I’m sure this post seems all dreary and depressing, so let me try to turn that around. Right now I feel like a liar, and I’ve made up this whole story. So I have something to prove. I need to prove I am there for my kids and for Julie. I need to love them, support them, guide them and give them whatever they need. I need to prove myself as a father and earn the title of dad. I need to keep the memory of Marissa alive, as I move forward in my life with my new family. I will be inspired by them, and they will help me write the next chapter in this story, and I will know it all to be the truth.
Being an expectant mother of triplets makes me so joyful. I’ve been wanting children for so long, struggled with infertility for nearly five years, and my dreams are finally being realized. But it is still so hard. Being in the hospital puts our minds at ease, knowing that the babies are being monitored twice daily and there are people who can help in an instant if it is needed. We are getting education as to what to expect if they are born within the next week or two and each week that I’m here benefits the babies – the longer I am here, the better. So far the care I have been receiving is wonderful – the doctors and nurses have been great. Although these things are all good, there are times its hard emotionally. I am missing family, my dog, and my home terribly. Doing what is best for the babies is what matters the most, but it doesn’t change the fact of what I face every day.
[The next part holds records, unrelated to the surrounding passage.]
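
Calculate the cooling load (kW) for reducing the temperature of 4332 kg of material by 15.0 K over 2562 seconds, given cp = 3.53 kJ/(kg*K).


Q = m * cp * dT / t
Q = 4332 * 3.53 * 15.0 / 2562
Q = 89.531 kW

89.531


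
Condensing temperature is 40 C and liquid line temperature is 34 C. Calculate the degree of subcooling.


Subcooling = T_cond - T_liquid
Subcooling = 40 - 34
Subcooling = 6 K

6


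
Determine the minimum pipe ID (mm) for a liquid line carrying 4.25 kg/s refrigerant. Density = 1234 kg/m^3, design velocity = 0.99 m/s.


A = m_dot / (rho * v) = 4.25 / (1234 * 0.99) = 0.003478873009 m^2
d = sqrt(4*A/pi) * 1000
d = 66.6 mm

66.6


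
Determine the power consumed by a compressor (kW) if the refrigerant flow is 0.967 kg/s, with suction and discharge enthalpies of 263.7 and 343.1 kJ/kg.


dh = 343.1 - 263.7 = 79.4 kJ/kg
W = m_dot * dh = 0.967 * 79.4 = 76.78 kW

76.78


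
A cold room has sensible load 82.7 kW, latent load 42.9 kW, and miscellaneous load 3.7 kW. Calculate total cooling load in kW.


Q_total = Q_s + Q_l + Q_misc
Q_total = 82.7 + 42.9 + 3.7
Q_total = 129.3 kW

129.3


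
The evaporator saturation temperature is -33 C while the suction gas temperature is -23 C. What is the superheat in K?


Superheat = T_suction - T_evap
Superheat = -23 - (-33)
Superheat = 10 K

10


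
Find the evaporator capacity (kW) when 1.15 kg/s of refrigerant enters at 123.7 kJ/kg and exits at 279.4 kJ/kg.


dh = 279.4 - 123.7 = 155.7 kJ/kg
Q_evap = m_dot * dh = 1.15 * 155.7
Q_evap = 179.06 kW

179.06


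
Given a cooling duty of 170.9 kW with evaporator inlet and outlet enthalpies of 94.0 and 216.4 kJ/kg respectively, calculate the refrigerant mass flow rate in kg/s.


dh = 216.4 - 94.0 = 122.4 kJ/kg
m_dot = Q / dh = 170.9 / 122.4 = 1.3962 kg/s

1.3962


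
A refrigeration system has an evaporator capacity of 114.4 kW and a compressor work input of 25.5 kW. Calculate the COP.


COP = Q_evap / W
COP = 114.4 / 25.5
COP = 4.486

4.486


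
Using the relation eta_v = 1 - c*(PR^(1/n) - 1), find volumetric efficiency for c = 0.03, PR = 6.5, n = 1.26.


PR^(1/n) = 6.5^(1/1.26) = 4.41742648
eta_v = 1 - 0.03 * (4.41742648 - 1)
eta_v = 0.8975

0.8975


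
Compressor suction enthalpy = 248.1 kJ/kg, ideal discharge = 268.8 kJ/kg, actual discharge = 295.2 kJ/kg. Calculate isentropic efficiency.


dh_ideal = 268.8 - 248.1 = 20.7 kJ/kg
dh_actual = 295.2 - 248.1 = 47.1 kJ/kg
eta_s = dh_ideal / dh_actual = 20.7 / 47.1
eta_s = 0.4395

0.4395


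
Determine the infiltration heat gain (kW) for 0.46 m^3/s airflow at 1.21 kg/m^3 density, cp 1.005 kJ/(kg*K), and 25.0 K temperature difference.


Q = V_dot * rho * cp * dT
Q = 0.46 * 1.21 * 1.005 * 25.0
Q = 13.985 kW

13.985


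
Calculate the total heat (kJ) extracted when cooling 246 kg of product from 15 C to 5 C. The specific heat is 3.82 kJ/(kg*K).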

There is a time in my life I didn’t think I would be able to celebrate mother’s day from the perspective of being a mom, and this is the first time I will be able to do that. Even though the babies haven’t been born yet, I feel like the care that I’ve been giving them and the love I have for them defines motherhood. Even though I haven’t had the full experience raising babies/kids, I’ve already received mother’s day cards and flowers, making it official.
I have already had a few visitors, which really helps the time go by. I won’t publish my location on this blog, but if you would like to visit me, feel free to email, text or call me or Ryan and we’ll let you know where to find me. Some times of the day are busy with baby monitoring, doctors and meeting with other staff so it’s always good to arrange a visit ahead of time.
Many times, Julie has felt the babies kicking. When I am around, she calls me over to try to feel it. I rush over, place my hands on her belly and… nothing. I always miss it.
Until today. Julie asked if my hands were full, and I noticed she had her own hands on her belly. I went over, hopeful as always but without high expectations. Then there were two taps! Another moment later, a much stronger kick. It was such an incredible experience for me. I had a big smile on my face, and it really made my day. After all the recent worries about the babies and Julie being placed on bed rest, this was a happy moment that we both needed.